J’ai choisi de rejoindre Nomos parce que c’est un cabinet d’experts. Intervenir dans le secteur santé/pharma oblige à maîtriser plusieurs branches du droit. Il est indispensable d’avoir une connaissance approfondie de l’activité et d’adopter une approche globale des besoins des opérateurs de santé. La présence chez Nomos de départements spécialisés, notamment dans la concurrence/distribution, le droit du travail et dans le droit des nouvelles technologies et des données personnelles est un véritable atout. Sur les sujets de data privacy et de données de santé – qui font appel au droit de la santé comme au droit des nouvelles technologies – se posent à différents moments : celui de la collecte des données pour la recherche ou encore lorsque les opérateurs sont victimes d’une attaque cyber. Les opérateurs essaient de les réduire et réalisent des travaux de mise en conformité afin d’éviter la création d’un risque sériel mais tout dépend de l’état des lieux et des moyens. Un groupement de cliniques qui peut avoir un DSI et des outils technologiques performants est plus à même de faire le nécessaire. À l’inverse, le coût de la mise en conformité pour les petites structures peut être un frein.

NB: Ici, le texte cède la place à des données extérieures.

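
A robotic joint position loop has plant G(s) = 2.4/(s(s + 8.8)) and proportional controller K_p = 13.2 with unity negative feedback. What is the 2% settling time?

T_s ≈ 0.909 s

From 1 + K_pG(s) = 0: s² + 8.8s + 31.68 = 0 ⇒ ω_n = 5.628, ζ = 0.7817.
2% settling time T_s ≈ 4/(ζω_n) = 4/4.4 = 0.909 s.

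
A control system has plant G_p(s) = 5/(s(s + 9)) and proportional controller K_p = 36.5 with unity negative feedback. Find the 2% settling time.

T_s ≈ 0.889 s

Closed-loop characteristic equation: s² + 9s + 182.5 = 0, so ω_n = 13.51 rad/s and ζ = 9/(2·13.51) = 0.3331.
2% settling time T_s ≈ 4/(ζω_n) = 4/4.5 = 0.889 s.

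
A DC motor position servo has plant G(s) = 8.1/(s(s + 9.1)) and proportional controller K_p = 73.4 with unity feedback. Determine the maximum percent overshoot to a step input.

55.1%

The closed-loop denominator s² + 9.1s + 594.5 gives ω_n = √594.5 = 24.38 and ζ = 9.1/(2ω_n) = 0.1866.
%OS = 100·exp(−πζ/√(1−ζ²)) = 100·exp(−π·0.1866/√0.9652) = 55.1%.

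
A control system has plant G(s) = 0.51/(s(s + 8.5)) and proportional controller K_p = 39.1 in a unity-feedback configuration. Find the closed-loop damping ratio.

The closed-loop denominator is s(s+8.5) + 39.1·0.51 = s² + 8.5s + 19.94.
So ω_n² = 19.94 ⇒ ω_n = 4.466 rad/s, and ζ = 8.5/(2ω_n) = 0.952.

ζ = 0.952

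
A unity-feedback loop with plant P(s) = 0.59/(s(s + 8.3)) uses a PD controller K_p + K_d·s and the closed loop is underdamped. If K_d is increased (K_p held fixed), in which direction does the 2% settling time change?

decrease

Characteristic equation s² + (8.3 + 0.59K_d)s + 0.59K_p = 0: raising K_d increases ζω_n = (8.3+0.59K_d)/2 while the loop stays underdamped, so T_s ≈ 4/(ζω_n) decreases.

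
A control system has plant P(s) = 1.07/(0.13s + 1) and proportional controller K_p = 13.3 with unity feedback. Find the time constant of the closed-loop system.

Closed loop: T(s) = K_p·P/(1+K_p·P) = 14.23/(0.13s + 1 + 14.23), with pole at s = −(1 + 14.23)/0.13 = −117.2.
Closed-loop time constant τ = 1/117.2 = 0.00854 s.

τ = 0.00854 s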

 "Nomos est un cabinet d’experts"

On observe dans le monde une légère diminution des attaques cyber, cette ­diminution profite-t-elle aux acteurs de la santé ?
Des atteintes aux données de santé, il y en a et il y en aura dans l’avenir. On peut espérer que son essor diminue fortement et avec lui le recours aux données illégalement recueillies. Mais à côté du marché illégal, le marché légal de la donnée de santé se développe. Les questions d’agrégation des données, de leur analyse et du rôle de tiers de confiance sont au cours des enjeux du moment. L’arrivée de l’IA – source de risques – offre aussi des occasions extraordinaires en matière de prédiction de cicatrisation, de prédiction oncologique et pourrait améliorer le calcul des probabilités de succès des essais cliniques qui coûtent très cher et dont les résultats sont difficiles à prévoir.
Quel impact l’IA peut-elle avoir sur votre métier d’avocat ?
La force des métiers juridiques réside dans l’instinct. L’IA n’a pas d’instinct. Nos clients ont besoin que nous interagissions avec eux et que nous mettions leur problème en perspective. Nous savons qu’un humain a ses limites et la force de la justice c’est de ne pas demander l’impossible. Dans nos sociétés modernes, certains ont tendance à confondre dommage et responsabilité. Avocats, magistrats, nous cherchons ­l’équilibre. 

"L’IA n’a pas d’instinct"

Scandale PIP, procès du Médiator, l’actualité judiciaire est régulièrement marquée par des dossiers sériels de grande ampleur. Comment expliquez-vous ce phénomène ?
Aujourd’hui, le chemin a été ouvert pour le regroupement de victimes dans le cadre de litiges se fondant sur la défectuosité de produits Il s’agit tant d’actions de groupe au sens des textes mais aussi de procès engagés par une multitude de demandeurs. Ces dossiers de regroupement inquiètent les opérateurs. Les magistrats peuvent ressentir une pression dans ce type de litiges dans lesquels la décision qu’ils vont rendre sera perçue comme l’unique décision sur le sujet. Pour autant, la charge émotionnelle n’est pas nécessairement plus forte dans ce type de procès où il n’est pas toujours possible de passer du temps sur la situation de chaque demandeur. Les dossiers de responsabilité dans le cadre du secteur de la santé ont souvent une part émotionnelle forte.


Selon vous, de quoi traiteront les prochains dossiers sériels dans le domaine de la santé ?
Il faut s’attendre à l’arrivée de contentieux liés à la pandémie de Covid. De nombreuses situations que nous avons malheureusement connues durant la pandémie peuvent donner lieu à la mise en jeu de la responsabilité des opérateurs de santé : la visite d’un parent refusée, un défaut de traitement, la défaillance de la régulation médicale ou encore la télémédecine qui d’ailleurs se développe sont source de ­responsabilité.